Peaceful development poses no threat

By Feng Zhaokui (China Daily) Updated: 2011-09-05 07:57

China's rapid development in the recent decade has caused worries among some in the West that Beijing will go to war in the future to pursue hegemony and thus is a threat to other nations.

Such a concern is groundless. China has never harbored the idea of exporting to the outside world the "China model" as some Westerners have claimed.

Although China continues to push for the establishment of a new international political and economic order, it follows the trend of globalization and has never stopped integrating itself into the current US-led world framework.

It is China's consistent policy that it will seek neither military expansion nor an arms race with any other country, as indicated by its low proportion of military expenditure to its gross domestic product (GDP). In 2010, China's national defense budget was only 6.3 percent of its fiscal revenues. In comparison, according to a data published by the Stockholm International Peace Research Institute, the US' defense spending in 2009 was six times China's military spending, amounting to 43 percent of the world's total. China's high-tech development, a core gauge of a country's military muscle, is also still far behind that of the US.

Despite its efforts to push for military modernization to safeguard its national security, China is conscious that its economic imbalances pose a big threat to its vowed endeavor to promote sustainable development and realize modernization. China knows that it should pay particular attention to worsening environmental issues and increase financial input into social security, healthcare and education. At the same time, it knows it must concentrate on the issues of food security and water resource security.

The rapid development of the Pearl River Delta, the Yangtze River Delta and other coastal areas over the past three decades since the adoption of reform and opening-up has hammered home to China the knowledge that it benefits by following the road of peaceful development.

China adopts a good-neighborly and friendly foreign policy, contributing much to regional peace and prosperity. China always tries to resolve its territorial and maritime disputes with neighbors through peaceful negotiations. Such a policy has also created a stable surrounding environment.

China always connects its national security with world peace and stability. That decides that China will act as a responsible power while pursuing its own national security interests. It is China's long-cherished stance that it will not pursue alliances with other countries.

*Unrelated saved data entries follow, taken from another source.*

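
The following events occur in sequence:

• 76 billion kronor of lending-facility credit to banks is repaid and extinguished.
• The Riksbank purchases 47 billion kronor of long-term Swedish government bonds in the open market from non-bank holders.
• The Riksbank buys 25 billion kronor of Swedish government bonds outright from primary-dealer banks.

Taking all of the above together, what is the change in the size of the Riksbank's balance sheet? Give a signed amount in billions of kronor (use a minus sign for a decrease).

-4 billion

Riksbank balance sheet:
  Assets:      Securities +72B, Loans to banks −76B
  Liabilities: Bank reserves −4B
Commercial banking system:
  Assets:      Reserves at CB −4B, Securities −25B
  Liabilities: Checkable deposits +47B, Borrowings from CB −76B
Change in total Riksbank assets = -4 billion.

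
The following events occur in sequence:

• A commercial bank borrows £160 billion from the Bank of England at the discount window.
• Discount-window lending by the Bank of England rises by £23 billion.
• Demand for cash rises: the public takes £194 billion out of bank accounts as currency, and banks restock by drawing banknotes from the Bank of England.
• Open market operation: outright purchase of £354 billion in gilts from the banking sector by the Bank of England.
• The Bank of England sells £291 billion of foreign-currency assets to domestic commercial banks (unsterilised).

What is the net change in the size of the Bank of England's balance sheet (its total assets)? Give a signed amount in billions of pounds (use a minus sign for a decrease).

Bank of England balance sheet:
  Assets:      Securities +£354B, Loans to banks +£183B, Foreign assets −£291B
  Liabilities: Bank reserves +£52B, Currency in circulation +£194B
Change in total Bank of England assets = +£246 billion.

+£246 billion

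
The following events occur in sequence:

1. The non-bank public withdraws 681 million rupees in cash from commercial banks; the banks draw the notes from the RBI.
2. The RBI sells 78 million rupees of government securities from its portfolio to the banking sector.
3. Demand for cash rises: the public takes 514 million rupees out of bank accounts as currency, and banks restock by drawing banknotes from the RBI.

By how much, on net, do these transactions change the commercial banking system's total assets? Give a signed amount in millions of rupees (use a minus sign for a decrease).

Currency withdrawal 681 million rupees: bank balance sheets shrink → −681M.
OMO sale (to banks) 78 million rupees: just an asset swap on bank balance sheets → 0.
Currency withdrawal 514 million rupees: bank balance sheets shrink → −514M.
Net: −681 + 0 − 514 = -1195 million.

-1195 million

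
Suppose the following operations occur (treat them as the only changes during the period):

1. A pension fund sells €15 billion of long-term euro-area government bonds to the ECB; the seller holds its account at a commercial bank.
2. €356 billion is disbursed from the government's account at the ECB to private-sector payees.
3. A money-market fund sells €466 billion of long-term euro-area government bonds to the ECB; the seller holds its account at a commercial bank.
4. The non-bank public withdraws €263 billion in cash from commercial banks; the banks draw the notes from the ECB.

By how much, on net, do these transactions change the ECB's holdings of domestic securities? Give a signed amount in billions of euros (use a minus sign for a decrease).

Asset purchase (from non-banks) €15 billion: securities added to the ECB's portfolio → +€15B.
Government spending €356 billion: the ECB's securities portfolio is untouched → 0.
Asset purchase (from non-banks) €466 billion: securities added to the ECB's portfolio → +€466B.
Currency withdrawal €263 billion: the ECB's securities portfolio is untouched → 0.
Net: 15 + 0 + 466 + 0 = +€481 billion.

+€481 billion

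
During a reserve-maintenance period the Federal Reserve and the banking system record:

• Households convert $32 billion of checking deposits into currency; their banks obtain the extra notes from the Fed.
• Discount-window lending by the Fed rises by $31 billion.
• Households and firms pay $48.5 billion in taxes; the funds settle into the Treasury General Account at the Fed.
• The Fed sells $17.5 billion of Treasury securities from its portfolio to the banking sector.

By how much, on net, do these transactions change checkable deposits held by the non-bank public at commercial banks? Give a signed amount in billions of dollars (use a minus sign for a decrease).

-$80.5 billion

Currency withdrawal $32 billion: non-bank counterparties' bank balances fall → −$32B.
Discount-window loan $31 billion: the counterparty is a bank, so public deposits are unchanged → 0.
Government account inflow $48.5 billion: non-bank counterparties' bank balances fall → −$48.5B.
OMO sale (to banks) $17.5 billion: the counterparty is a bank, so public deposits are unchanged → 0.
Net: −32 + 0 − 48.5 + 0 = -$80.5 billion.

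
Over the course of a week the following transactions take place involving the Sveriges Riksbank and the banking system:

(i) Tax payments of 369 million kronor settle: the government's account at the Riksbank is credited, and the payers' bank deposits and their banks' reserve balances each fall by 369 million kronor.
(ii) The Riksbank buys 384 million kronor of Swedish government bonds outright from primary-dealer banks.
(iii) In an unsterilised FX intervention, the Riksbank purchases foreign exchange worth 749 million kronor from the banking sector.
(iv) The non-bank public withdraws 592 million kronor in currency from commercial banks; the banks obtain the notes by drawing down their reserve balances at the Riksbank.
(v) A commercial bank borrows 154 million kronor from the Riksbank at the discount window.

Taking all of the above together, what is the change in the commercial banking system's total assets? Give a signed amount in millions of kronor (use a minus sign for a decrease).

-807 million

Government account inflow 369 million kronor: bank balance sheets shrink → −369M.
OMO purchase (from banks) 384 million kronor: just an asset swap on bank balance sheets → 0.
FX purchase 749 million kronor: just an asset swap on bank balance sheets → 0.
Currency withdrawal 592 million kronor: bank balance sheets shrink → −592M.
Discount-window loan 154 million kronor: bank balance sheets expand → +154M.
Net: −369 + 0 + 0 − 592 + 154 = -807 million.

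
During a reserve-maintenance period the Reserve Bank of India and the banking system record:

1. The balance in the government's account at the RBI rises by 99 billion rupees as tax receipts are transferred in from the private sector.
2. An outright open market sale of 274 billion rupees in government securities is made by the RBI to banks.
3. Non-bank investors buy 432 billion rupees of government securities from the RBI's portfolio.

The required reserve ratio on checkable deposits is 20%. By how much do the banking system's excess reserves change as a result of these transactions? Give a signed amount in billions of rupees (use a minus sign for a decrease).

-698.8 billion

Government account inflow 99 billion rupees: reserves −99B, deposits −99B.
OMO sale (to banks) 274 billion rupees: reserves −274B, deposits 0.
Asset sale (to non-banks) 432 billion rupees: reserves −432B, deposits −432B.
Totals: Δreserves = −805B, Δdeposits = −531B.
Δrequired reserves = 20% × −531B = −106.2B.
Δexcess reserves = Δreserves − Δrequired = −805B − (−106.2B) = -698.8 billion.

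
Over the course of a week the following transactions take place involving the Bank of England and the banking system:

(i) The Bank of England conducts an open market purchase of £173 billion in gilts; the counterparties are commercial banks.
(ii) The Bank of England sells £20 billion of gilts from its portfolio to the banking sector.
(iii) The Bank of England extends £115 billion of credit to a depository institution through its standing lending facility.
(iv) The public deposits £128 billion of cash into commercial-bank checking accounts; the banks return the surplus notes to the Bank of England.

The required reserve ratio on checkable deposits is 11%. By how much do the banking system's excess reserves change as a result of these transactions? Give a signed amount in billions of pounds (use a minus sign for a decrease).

+£381.92 billion

OMO purchase (from banks) £173 billion: reserves +£173B, deposits 0.
OMO sale (to banks) £20 billion: reserves −£20B, deposits 0.
Discount-window loan £115 billion: reserves +£115B, deposits 0.
Currency deposit £128 billion: reserves +£128B, deposits +£128B.
Totals: Δreserves = +£396B, Δdeposits = +£128B.
Δrequired reserves = 11% × +£128B = +£14.08B.
Δexcess reserves = Δreserves − Δrequired = +£396B − (+£14.08B) = +£381.92 billion.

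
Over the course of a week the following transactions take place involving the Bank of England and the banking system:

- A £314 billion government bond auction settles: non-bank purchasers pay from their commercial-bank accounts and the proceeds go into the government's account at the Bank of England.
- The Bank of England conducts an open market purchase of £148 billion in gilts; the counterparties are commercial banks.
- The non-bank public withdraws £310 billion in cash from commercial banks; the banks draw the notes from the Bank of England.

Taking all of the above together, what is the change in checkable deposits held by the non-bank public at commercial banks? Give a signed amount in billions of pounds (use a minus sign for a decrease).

Government account inflow £314 billion: non-bank counterparties' bank balances fall → −£314B.
OMO purchase (from banks) £148 billion: the counterparty is a bank, so public deposits are unchanged → 0.
Currency withdrawal £310 billion: non-bank counterparties' bank balances fall → −£310B.
Net: −314 + 0 − 310 = -£624 billion.

-£624 billion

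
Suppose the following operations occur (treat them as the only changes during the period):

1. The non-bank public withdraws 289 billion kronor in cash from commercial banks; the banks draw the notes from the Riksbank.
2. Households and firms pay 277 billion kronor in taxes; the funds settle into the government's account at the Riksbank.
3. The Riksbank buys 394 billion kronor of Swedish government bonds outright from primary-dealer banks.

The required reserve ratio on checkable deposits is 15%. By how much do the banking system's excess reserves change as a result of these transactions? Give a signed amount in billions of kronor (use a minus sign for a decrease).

Currency withdrawal 289 billion kronor: reserves −289B, deposits −289B.
Government account inflow 277 billion kronor: reserves −277B, deposits −277B.
OMO purchase (from banks) 394 billion kronor: reserves +394B, deposits 0.
Totals: Δreserves = −172B, Δdeposits = −566B.
Δrequired reserves = 15% × −566B = −84.9B.
Δexcess reserves = Δreserves − Δrequired = −172B − (−84.9B) = -87.1 billion.

-87.1 billion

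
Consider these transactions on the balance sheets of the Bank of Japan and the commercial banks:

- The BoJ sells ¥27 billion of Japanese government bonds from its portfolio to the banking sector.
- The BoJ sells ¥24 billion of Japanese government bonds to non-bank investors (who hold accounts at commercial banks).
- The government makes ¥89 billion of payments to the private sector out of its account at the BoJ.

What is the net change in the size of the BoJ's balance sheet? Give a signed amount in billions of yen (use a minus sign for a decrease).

OMO sale (to banks) ¥27 billion: a BoJ asset is shed → −¥27B.
Asset sale (to non-banks) ¥24 billion: a BoJ asset is shed → −¥24B.
Government spending ¥89 billion: only the composition of liabilities changes → 0.
Net: −27 − 24 + 0 = -¥51 billion.

-¥51 billion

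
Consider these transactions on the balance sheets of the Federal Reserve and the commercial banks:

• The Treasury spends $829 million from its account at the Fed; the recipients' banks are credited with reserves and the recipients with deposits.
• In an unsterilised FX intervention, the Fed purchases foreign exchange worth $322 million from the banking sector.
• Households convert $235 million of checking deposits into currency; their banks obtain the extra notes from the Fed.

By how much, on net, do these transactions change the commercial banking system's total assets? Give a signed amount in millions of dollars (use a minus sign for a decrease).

Government spending $829 million: bank balance sheets expand → +$829M.
FX purchase $322 million: just an asset swap on bank balance sheets → 0.
Currency withdrawal $235 million: bank balance sheets shrink → −$235M.
Net: 829 + 0 − 235 = +$594 million.

+$594 million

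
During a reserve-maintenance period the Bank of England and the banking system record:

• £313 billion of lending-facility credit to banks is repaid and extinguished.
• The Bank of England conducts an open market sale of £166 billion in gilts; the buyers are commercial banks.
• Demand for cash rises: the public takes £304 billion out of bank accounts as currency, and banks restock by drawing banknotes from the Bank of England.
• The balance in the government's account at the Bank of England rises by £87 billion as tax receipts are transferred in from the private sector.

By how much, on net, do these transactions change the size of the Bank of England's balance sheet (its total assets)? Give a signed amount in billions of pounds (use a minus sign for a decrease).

-£479 billion

Bank of England balance sheet:
  Assets:      Securities −£166B, Loans to banks −£313B
  Liabilities: Bank reserves −£870B, Currency in circulation +£304B, Government deposits +£87B
Commercial banking system:
  Assets:      Reserves at CB −£870B, Securities +£166B
  Liabilities: Checkable deposits −£391B, Borrowings from CB −£313B
Change in total Bank of England assets = -£479 billion.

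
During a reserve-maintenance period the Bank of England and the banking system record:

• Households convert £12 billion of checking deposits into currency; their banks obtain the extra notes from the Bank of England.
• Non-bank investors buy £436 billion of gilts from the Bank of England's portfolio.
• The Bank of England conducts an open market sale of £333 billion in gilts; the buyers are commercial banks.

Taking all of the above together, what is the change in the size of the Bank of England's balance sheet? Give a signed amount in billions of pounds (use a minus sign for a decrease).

-£769 billion

Bank of England balance sheet:
  Assets:      Securities −£769B
  Liabilities: Bank reserves −£781B, Currency in circulation +£12B
Commercial banking system:
  Assets:      Reserves at CB −£781B, Securities +£333B
  Liabilities: Checkable deposits −£448B
Change in total Bank of England assets = -£769 billion.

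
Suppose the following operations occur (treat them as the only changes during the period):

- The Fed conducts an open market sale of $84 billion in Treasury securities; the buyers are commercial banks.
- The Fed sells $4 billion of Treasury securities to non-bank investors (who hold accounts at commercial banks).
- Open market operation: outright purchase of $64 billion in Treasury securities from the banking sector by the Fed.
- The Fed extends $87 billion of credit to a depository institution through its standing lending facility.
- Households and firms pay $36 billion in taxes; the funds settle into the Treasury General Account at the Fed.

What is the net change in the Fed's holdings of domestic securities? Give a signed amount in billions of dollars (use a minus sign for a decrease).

OMO sale (to banks) $84 billion: securities removed from the Fed's portfolio → −$84B.
Asset sale (to non-banks) $4 billion: securities removed from the Fed's portfolio → −$4B.
OMO purchase (from banks) $64 billion: securities added to the Fed's portfolio → +$64B.
Discount-window loan $87 billion: the Fed's securities portfolio is untouched → 0.
Government account inflow $36 billion: the Fed's securities portfolio is untouched → 0.
Net: −84 − 4 + 64 + 0 + 0 = -$24 billion.

-$24 billion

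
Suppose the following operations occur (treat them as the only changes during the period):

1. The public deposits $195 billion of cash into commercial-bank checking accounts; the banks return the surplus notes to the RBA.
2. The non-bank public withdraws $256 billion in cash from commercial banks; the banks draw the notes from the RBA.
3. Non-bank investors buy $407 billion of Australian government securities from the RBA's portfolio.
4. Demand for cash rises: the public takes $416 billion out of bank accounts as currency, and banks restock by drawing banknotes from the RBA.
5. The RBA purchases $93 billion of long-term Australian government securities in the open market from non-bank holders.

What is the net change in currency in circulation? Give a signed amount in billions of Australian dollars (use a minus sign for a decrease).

Currency deposit $195 billion: notes return to the central bank → −$195B.
Currency withdrawal $256 billion: notes leave the central bank → +$256B.
Asset sale (to non-banks) $407 billion: no currency enters or leaves circulation → 0.
Currency withdrawal $416 billion: notes leave the central bank → +$416B.
Asset purchase (from non-banks) $93 billion: no currency enters or leaves circulation → 0.
Net: −195 + 256 + 0 + 416 + 0 = +$477 billion.

+$477 billion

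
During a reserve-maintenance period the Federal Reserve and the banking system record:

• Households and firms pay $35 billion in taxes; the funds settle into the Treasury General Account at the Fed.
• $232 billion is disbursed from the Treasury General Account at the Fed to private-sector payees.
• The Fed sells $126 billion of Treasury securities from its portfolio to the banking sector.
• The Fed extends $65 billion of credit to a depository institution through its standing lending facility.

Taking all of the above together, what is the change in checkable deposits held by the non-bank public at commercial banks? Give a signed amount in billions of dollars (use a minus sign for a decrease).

+$197 billion

Fed balance sheet:
  Assets:      Securities −$126B, Loans to banks +$65B
  Liabilities: Bank reserves +$136B, Government deposits −$197B
Commercial banking system:
  Assets:      Reserves at CB +$136B, Securities +$126B
  Liabilities: Checkable deposits +$197B, Borrowings from CB +$65B
So the change in checkable deposits held by the non-bank public at commercial banks is +$197 billion.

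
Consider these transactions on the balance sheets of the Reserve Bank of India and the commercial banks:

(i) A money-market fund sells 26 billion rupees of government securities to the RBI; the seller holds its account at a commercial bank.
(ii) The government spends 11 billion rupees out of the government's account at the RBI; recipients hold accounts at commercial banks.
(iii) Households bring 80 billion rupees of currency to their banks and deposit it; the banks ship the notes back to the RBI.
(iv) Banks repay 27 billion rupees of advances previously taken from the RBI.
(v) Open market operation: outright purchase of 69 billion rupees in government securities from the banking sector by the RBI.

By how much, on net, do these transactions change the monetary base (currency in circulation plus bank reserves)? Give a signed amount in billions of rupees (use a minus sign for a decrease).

Asset purchase (from non-banks) 26 billion rupees: RBI balance sheet expands → +26B.
Government spending 11 billion rupees: a non-base liability converts back to reserves → +11B.
Currency deposit 80 billion rupees: just a shift between currency and reserves — both are base money → 0.
Discount-window repayment 27 billion rupees: RBI balance sheet contracts → −27B.
OMO purchase (from banks) 69 billion rupees: RBI balance sheet expands → +69B.
Net: 26 + 11 + 0 − 27 + 69 = +79 billion.

+79 billion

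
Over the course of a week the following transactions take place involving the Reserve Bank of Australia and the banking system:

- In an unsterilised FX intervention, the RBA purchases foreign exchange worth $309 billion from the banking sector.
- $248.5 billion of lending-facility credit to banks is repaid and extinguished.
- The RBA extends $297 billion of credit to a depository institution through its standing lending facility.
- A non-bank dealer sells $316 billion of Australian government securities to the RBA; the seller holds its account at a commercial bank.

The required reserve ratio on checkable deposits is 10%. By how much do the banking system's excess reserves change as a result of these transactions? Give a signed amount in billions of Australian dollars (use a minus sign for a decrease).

+$641.9 billion

FX purchase $309 billion: reserves +$309B, deposits 0.
Discount-window repayment $248.5 billion: reserves −$248.5B, deposits 0.
Discount-window loan $297 billion: reserves +$297B, deposits 0.
Asset purchase (from non-banks) $316 billion: reserves +$316B, deposits +$316B.
Totals: Δreserves = +$673.5B, Δdeposits = +$316B.
Δrequired reserves = 10% × +$316B = +$31.6B.
Δexcess reserves = Δreserves − Δrequired = +$673.5B − (+$31.6B) = +$641.9 billion.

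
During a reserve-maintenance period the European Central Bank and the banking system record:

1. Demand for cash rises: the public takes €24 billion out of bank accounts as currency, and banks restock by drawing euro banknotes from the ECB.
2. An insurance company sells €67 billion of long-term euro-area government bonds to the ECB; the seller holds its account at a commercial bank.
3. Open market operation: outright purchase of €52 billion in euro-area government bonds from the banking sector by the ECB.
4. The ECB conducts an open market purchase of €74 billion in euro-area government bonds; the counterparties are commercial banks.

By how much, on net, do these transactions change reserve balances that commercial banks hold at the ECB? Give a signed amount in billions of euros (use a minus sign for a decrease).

+€169 billion

ECB balance sheet:
  Assets:      Securities +€193B
  Liabilities: Bank reserves +€169B, Currency in circulation +€24B
Commercial banking system:
  Assets:      Reserves at CB +€169B, Securities −€126B
  Liabilities: Checkable deposits +€43B
So the change in reserve balances that commercial banks hold at the ECB is +€169 billion.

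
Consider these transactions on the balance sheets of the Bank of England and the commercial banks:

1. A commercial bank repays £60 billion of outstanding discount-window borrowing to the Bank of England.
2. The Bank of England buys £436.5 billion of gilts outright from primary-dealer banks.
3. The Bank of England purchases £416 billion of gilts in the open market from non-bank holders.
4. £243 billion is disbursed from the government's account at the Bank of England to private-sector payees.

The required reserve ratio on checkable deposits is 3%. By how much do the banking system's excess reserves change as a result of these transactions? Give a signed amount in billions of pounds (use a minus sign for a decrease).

+£1015.73 billion

Discount-window repayment £60 billion: reserves −£60B, deposits 0.
OMO purchase (from banks) £436.5 billion: reserves +£436.5B, deposits 0.
Asset purchase (from non-banks) £416 billion: reserves +£416B, deposits +£416B.
Government spending £243 billion: reserves +£243B, deposits +£243B.
Totals: Δreserves = +£1035.5B, Δdeposits = +£659B.
Δrequired reserves = 3% × +£659B = +£19.77B.
Δexcess reserves = Δreserves − Δrequired = +£1035.5B − (+£19.77B) = +£1015.73 billion.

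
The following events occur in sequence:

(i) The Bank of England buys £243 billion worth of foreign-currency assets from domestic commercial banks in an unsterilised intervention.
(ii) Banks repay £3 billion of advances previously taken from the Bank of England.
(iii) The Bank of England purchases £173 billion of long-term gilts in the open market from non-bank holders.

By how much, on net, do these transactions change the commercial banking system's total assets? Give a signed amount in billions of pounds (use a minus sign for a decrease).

Bank of England balance sheet:
  Assets:      Securities +£173B, Loans to banks −£3B, Foreign assets +£243B
  Liabilities: Bank reserves +£413B
Commercial banking system:
  Assets:      Reserves at CB +£413B, Foreign assets −£243B
  Liabilities: Checkable deposits +£173B, Borrowings from CB −£3B
Change in total bank assets = +£170 billion.

+£170 billion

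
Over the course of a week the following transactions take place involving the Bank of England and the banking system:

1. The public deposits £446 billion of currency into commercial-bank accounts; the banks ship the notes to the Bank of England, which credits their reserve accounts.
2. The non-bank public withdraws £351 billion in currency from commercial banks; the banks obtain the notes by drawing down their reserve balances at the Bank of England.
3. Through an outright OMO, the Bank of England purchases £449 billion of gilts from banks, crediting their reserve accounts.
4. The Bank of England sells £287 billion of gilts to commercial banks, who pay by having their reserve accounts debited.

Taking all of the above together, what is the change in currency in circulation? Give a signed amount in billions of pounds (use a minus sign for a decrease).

-£95 billion

Bank of England balance sheet:
  Assets:      Securities +£162B
  Liabilities: Bank reserves +£257B, Currency in circulation −£95B
So the change in currency in circulation is -£95 billion.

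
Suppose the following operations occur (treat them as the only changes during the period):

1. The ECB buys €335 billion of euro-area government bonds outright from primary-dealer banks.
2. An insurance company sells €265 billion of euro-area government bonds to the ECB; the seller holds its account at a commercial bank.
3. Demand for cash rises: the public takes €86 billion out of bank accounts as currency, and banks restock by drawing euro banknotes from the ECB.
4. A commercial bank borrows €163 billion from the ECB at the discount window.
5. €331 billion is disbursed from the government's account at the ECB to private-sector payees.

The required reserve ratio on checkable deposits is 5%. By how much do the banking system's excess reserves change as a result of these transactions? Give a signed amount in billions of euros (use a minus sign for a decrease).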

Against the backdrop of globalization and climate change, countries have become increasingly interconnected and any large-scale war would undoubtedly produce no winners. For China, its ecological construction is closely related to the interests of its people and the future of the Chinese nation. According to a recent survey, global warming is the main concern of 67 percent of the Chinese people polled, with an aging and growing population seen as other major threats to China's development.

It is ridiculous to see China's rapid growth as a threat. China's GDP exceeded that of Japan in 2010, but its per capita GDP only ranks 105th in the world and its human development index ranks 92nd among the 182 countries and regions.

At the same time, China's accelerating aging issue has become increasingly serious and in another 10 years the country will no longer enjoy its population dividend. This means that China will have to concentrate on resolving domestic issues.

The author is a researcher with Institute of Japanese Studies under the Chinese Academy of Social Sciences.